There is another utilitarian side to Clark’s study, too. It was recently determined that the most likely cause for the crash landing of U.S. Airways Flight 1539 last year in the Hudson River was a flock of Canada geese.

“If you are trying to track birds from a military or an aviation perspective, a lot of the tracking techniques we are developing can be applied,” Clark said.

In the future, Clark plans to move from observational data-gathering to experimental data-gathering, to further test the effects of light and noise on bird behavior in the urban corridor.

“It’s important to protect and preserve these natural phenomena,” he said, “and to mitigate the activities causing these animals harm.”

Clark has had a lifelong love affair with birds. As a boy, he “plagiarized” Peterson’s and Golden’s field guides to write, illustrate and self-publish his own amateur bird book for friends and family.

Surprisingly, he earned undergraduate degrees in music education and philosophy of religion, a master’s degree in natural resource policy and a juris doctorate in environmental law.

But a live encounter with a Yellow-Eyed Penguin in New Zealand, while studying legal policies on endangered species, changed the trajectory of Clark’s career. “When I looked at the penguin, my childhood passion for biology was reawakened.
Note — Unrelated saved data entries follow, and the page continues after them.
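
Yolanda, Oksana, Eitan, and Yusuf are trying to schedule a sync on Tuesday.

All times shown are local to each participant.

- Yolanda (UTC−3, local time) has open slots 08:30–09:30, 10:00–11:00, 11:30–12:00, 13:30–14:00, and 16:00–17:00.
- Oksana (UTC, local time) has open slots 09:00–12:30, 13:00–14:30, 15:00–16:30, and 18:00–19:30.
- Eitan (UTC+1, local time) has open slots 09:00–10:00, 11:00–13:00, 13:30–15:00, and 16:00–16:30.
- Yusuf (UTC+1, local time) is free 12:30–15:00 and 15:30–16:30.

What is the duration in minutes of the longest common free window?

Yolanda → UTC: 11:30–12:30, 13:00–14:00, 14:30–15:00, 16:30–17:00, 19:00–20:00.
Oksana → UTC: 09:00–12:30, 13:00–14:30, 15:00–16:30, 18:00–19:30.
Eitan → UTC: 08:00–09:00, 10:00–12:00, 12:30–14:00, 15:00–15:30.
Yusuf → UTC: 11:30–14:00, 14:30–15:30.
Yolanda ∩ Oksana: 11:30–12:30, 13:00–14:00, 19:00–19:30.
Yolanda ∩ Oksana ∩ Eitan: 11:30–12:00, 13:00–14:00.
Yolanda ∩ Oksana ∩ Eitan ∩ Yusuf: 11:30–12:00, 13:00–14:00.
Common window lengths: 30, 60 min; longest is 60.

60 minutes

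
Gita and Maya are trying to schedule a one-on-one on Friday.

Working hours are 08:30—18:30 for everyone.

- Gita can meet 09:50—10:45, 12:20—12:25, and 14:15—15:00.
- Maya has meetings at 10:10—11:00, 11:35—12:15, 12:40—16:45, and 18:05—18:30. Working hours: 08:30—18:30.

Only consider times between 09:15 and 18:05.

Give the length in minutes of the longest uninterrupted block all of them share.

Maya free within 08:30–18:30: 08:30–10:10, 11:00–11:35, 12:15–12:40, 16:45–18:05.
Gita ∩ Maya: 09:50–10:10, 12:20–12:25.
Restricted to 09:15–18:05: 09:50–10:10, 12:20–12:25.
Common window lengths: 20, 5 min; longest is 20.

20 minutes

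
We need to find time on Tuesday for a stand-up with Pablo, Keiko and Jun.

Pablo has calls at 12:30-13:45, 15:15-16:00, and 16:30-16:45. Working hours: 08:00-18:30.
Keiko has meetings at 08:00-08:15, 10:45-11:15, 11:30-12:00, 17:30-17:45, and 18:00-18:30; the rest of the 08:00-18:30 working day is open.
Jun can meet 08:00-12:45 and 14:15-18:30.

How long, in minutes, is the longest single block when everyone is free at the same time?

150 minutes

Pablo free within 08:00–18:30: 08:00–12:30, 13:45–15:15, 16:00–16:30, 16:45–18:30.
Keiko free within 08:00–18:30: 08:15–10:45, 11:15–11:30, 12:00–17:30, 17:45–18:00.
Pablo ∩ Keiko: 08:15–10:45, 11:15–11:30, 12:00–12:30, 13:45–15:15, 16:00–16:30, 16:45–17:30, 17:45–18:00.
Pablo ∩ Keiko ∩ Jun: 08:15–10:45, 11:15–11:30, 12:00–12:30, 14:15–15:15, 16:00–16:30, 16:45–17:30, 17:45–18:00.
Common window lengths: 150, 15, 30, 60, 30, 45, 15 min; longest is 150.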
I said to myself, ‘If this law thing doesn’t work out, I want to study penguins.’”

And study he did—from organic chemistry, to calculus, to a doctorate in biology followed by a research opportunity with Dee Boersma, Ph.D., a University of Washington conservation biologist known as the “Jane Goodall of penguins.” Today, Clark has logged many years of research on Magellanic Penguins in Argentina and has a particular expertise on their vocalizations.

“Birds bring me joy,” said Clark, who also teaches conservation law and policy classes at Fordham Law School, “and that’s enough reason to preserve them—so that our offspring can also experience these amazing creatures, some of which migrate 10,000 miles each way every year.”